The challenge (and opportunity), is that these reforms allow redirecting the region’s production model towards a sustainable development and growth, with higher productivity and innovation, and less dependence on the primary sector. In the area of labor, it is essential to generate policies that, among other things, reduce wage gaps due to gender and ethnic differences, informality and youth unemployment. At the fiscal level, progress must be made towards building progressive tax systems that improve income distribution in the region and allow for greater sustainability in public finances.
Before the health crisis, debt levels in the continent had increased.
Before the health crisis, debt levels in the continent had increased. The challenge now is to avoid over-indebtedness, ensure liabilities’ sustainability and that future financing has favorable conditions. In the monetary and financial sector, the challenge is to keep exchange rate systems stable and provide liquidity to the economy.
The third challenge for Latin America lies in the social sphere. The pandemic and its effects have highlighted the weakness and fragility of the region’s social protection systems, especially in rural and marginal urban areas. In these areas, characterized by high levels of poverty and inequity, the lack of access to essential public services, such as drinking water and sewage, and the difficulties in accessing the public health system have increased the vulnerability of the population to the virus and aggravated their living conditions. Additionally, there are problems for children and young people to continue their education in virtual or partially face-to-face modalities due to the lack of equipment and technological infrastructure in several areas of the region.

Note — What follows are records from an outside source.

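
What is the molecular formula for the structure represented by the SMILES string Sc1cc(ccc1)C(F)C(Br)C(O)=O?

C9H8BrFO2S

Heavy atoms from the SMILES: 1 Br, 9 C, 1 F, 2 O, 1 S.
Implicit hydrogens by atom environment:
  4 × C (aromatic): 1 H each → 4
  2 × C: 1 H each → 2
  2 × C (aromatic): no H
  1 × Br: no H
  1 × C: no H
  1 × F: no H
  1 × O: 1 H
  1 × O: no H
  1 × S: 1 H
  Total hydrogens = 8.
Molecular formula: C9H8BrFO2S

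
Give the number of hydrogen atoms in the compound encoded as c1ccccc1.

6

Hydrogens are implicit in SMILES; fill each atom to its normal valence:
  6 × C (aromatic): 1 H each → 6
  Total hydrogens = 6.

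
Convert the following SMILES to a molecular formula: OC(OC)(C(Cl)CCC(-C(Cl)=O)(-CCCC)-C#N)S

Heavy atoms from the SMILES: 12 C, 2 Cl, 1 N, 3 O, 1 S.
Implicit hydrogens by atom environment:
  5 × C: 2 H each → 10
  4 × C: no H
  2 × C: 3 H each → 6
  2 × Cl: no H
  2 × O: no H
  1 × C: 1 H
  1 × N: no H
  1 × O: 1 H
  1 × S: 1 H
  Total hydrogens = 19.
Molecular formula: C12H19Cl2NO3S

C12H19Cl2NO3S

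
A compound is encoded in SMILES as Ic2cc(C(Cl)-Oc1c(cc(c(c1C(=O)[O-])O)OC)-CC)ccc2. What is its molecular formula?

Heavy atoms from the SMILES: 17 C, 1 Cl, 1 I, 5 O.
Implicit hydrogens by atom environment:
  7 × C (aromatic): no H
  5 × C (aromatic): 1 H each → 5
  3 × O: no H
  2 × C: 3 H each → 6
  1 × C: 2 H
  1 × C: 1 H
  1 × C: no H
  1 × Cl: no H
  1 × I: no H
  1 × O: 1 H
  1 × O (charge -1): no H
  Total hydrogens = 15.
Net charge -1.
Molecular formula: C17H15ClIO5-

C17H15ClIO5-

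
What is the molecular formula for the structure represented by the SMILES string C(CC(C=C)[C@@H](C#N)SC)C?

C9H15NS

Heavy atoms from the SMILES: 9 C, 1 N, 1 S.
Implicit hydrogens by atom environment:
  3 × C: 2 H each → 6
  3 × C: 1 H each → 3
  2 × C: 3 H each → 6
  1 × C: no H
  1 × N: no H
  1 × S: no H
  Total hydrogens = 15.
Molecular formula: C9H15NS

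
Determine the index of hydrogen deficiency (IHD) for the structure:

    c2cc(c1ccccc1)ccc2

Molecular formula from the SMILES: C12H10.
DoU = (2C + 2 + N − H − X)/2 = (2·12 + 2 + 0 − 10 − 0)/2 = 16/2 = 8.
(Structurally: 2 ring(s) + 6 π bond(s) = 8.)

8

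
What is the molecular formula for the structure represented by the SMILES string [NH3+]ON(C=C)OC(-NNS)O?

C3H11N4O3S+

Heavy atoms from the SMILES: 3 C, 4 N, 3 O, 1 S.
Implicit hydrogens by atom environment:
  2 × C: 1 H each → 2
  2 × N: 1 H each → 2
  2 × O: no H
  1 × C: 2 H
  1 × N (charge +1): 3 H
  1 × N: no H
  1 × O: 1 H
  1 × S: 1 H
  Total hydrogens = 11.
Net charge +1.
Molecular formula: C3H11N4O3S+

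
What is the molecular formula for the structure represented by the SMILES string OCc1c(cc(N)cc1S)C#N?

C8H8N2OS

Heavy atoms from the SMILES: 8 C, 2 N, 1 O, 1 S.
Implicit hydrogens by atom environment:
  4 × C (aromatic): no H
  2 × C (aromatic): 1 H each → 2
  1 × C: 2 H
  1 × C: no H
  1 × N: 2 H
  1 × N: no H
  1 × O: 1 H
  1 × S: 1 H
  Total hydrogens = 8.
Molecular formula: C8H8N2OS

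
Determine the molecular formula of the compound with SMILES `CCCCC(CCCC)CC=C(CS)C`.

C14H28S

Heavy atoms from the SMILES: 14 C, 1 S.
Implicit hydrogens by atom environment:
  8 × C: 2 H each → 16
  3 × C: 3 H each → 9
  2 × C: 1 H each → 2
  1 × C: no H
  1 × S: 1 H
  Total hydrogens = 28.
Molecular formula: C14H28S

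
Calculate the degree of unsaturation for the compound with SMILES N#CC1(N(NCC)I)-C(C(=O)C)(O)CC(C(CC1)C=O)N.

5

Molecular formula from the SMILES: C13H21IN4O3.
DoU = (2C + 2 + N − H − X)/2 = (2·13 + 2 + 4 − 21 − 1)/2 = 10/2 = 5.
(Structurally: 1 ring(s) + 4 π bond(s) = 5.)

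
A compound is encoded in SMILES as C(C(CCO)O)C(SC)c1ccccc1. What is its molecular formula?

Heavy atoms from the SMILES: 12 C, 2 O, 1 S.
Implicit hydrogens by atom environment:
  5 × C (aromatic): 1 H each → 5
  3 × C: 2 H each → 6
  2 × C: 1 H each → 2
  2 × O: 1 H each → 2
  1 × C: 3 H
  1 × C (aromatic): no H
  1 × S: no H
  Total hydrogens = 18.
Molecular formula: C12H18O2S

C12H18O2S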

Faced with this problem, it is an urgent call for the region to implement policies that strengthen social protection, access to essential public services and guarantee food security. This would not only reduce the vulnerability of the population, but also avoid a further fall in aggregate demand.
The crisis has also shown the weak and ineffective regional integration. Joint initiatives to address the problems caused by the pandemic have been scarce, both at the beginning of the pandemic and at the moment of writing this article. Deepening Latin American integration in this context is an additional challenge that could allow, for example, the construction of a regional agenda to reactivate production and socio-economic development, promote regional trade and joint access to potential vaccines against COVID-19 at lower cost.
The challenges posed pose a difficult and complex panorama for Latin America in the short and long term. However, the production reactivation policies promoted by the countries must be more than an instrument for overcoming the health and economic crisis. They must also be an opportunity to build a more integrated Latin America, with less social polarization, more solid economies and greater social justice.